Contrary to what one might think, the Israeli-Palestinian conflict is not a frequent topic of discussion between the campers or the staff.
“I kind of feel like once you’re at camp, you forget about it,” Landesman said. “The focus is on the kids and the game,” he said.
However, it’s impossible to completely shut out the political atmosphere, especially when it presents hurdles. One of the biggest challenges the camp faces, Landesman said, is securing permits for kids from the West Bank to enter Israel.
“The permit process usually takes up to a month and requires constant calling and checking up on the situation,” said Becca Polivy, regional liaison and intercultural sensitivity consultant at UP.

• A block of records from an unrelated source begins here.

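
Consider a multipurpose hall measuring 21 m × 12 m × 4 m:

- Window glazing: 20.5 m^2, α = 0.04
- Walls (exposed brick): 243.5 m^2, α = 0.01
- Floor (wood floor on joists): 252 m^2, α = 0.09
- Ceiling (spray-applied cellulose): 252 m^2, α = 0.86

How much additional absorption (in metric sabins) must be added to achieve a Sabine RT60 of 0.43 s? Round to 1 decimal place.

Total absorption A₁ = 20.5*0.04 + 243.5*0.01 + 252*0.09 + 252*0.86
  = 0.820 + 2.435 + 22.680 + 216.720 = 242.655 m^2 sabins.
V = 1008 m³. Required absorption A₂ = 0.161 × 1008 / 0.43 = 377.414 sabins.
ΔA = A₂ − A₁ = 377.414 − 242.655 = 134.8 sabins.

134.8 sabins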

“The border police can turn them around or delay them for hours,” Barkan said. “It happened the first year with kids from Jericho. It’s a barrier, figuratively and literally.”
In the past two years, coaches from the United States, including Karlinsky and Landesman, spent time with the campers in their homes in the West Bank and in Israeli-Arab villages after the camp.
“It’s kind of something you can’t explain,” Landesman said. “It’s really a life-changing experience.”
Karlinsky recalled a trip to the Israeli-Arab village of Ein Rafa, where campers expressed how much the camp had meant to them.
Getting involved with sports saved them from getting into trouble, Karlinsky said. “These kids believe in the sport for a very important reason. Not only did they like it, but it gave them a reason to be a part of a community. It was really satisfying to see that.”
Although the conflict in the Middle East is infinitely complex, the camp brings the focus back to the simple basics of peaceful human interaction: sharing positive experiences, forming relationships, understanding one another and working together toward a common goal — even if that goal is just getting a Frisbee down the field. It’s one small toss in the right direction.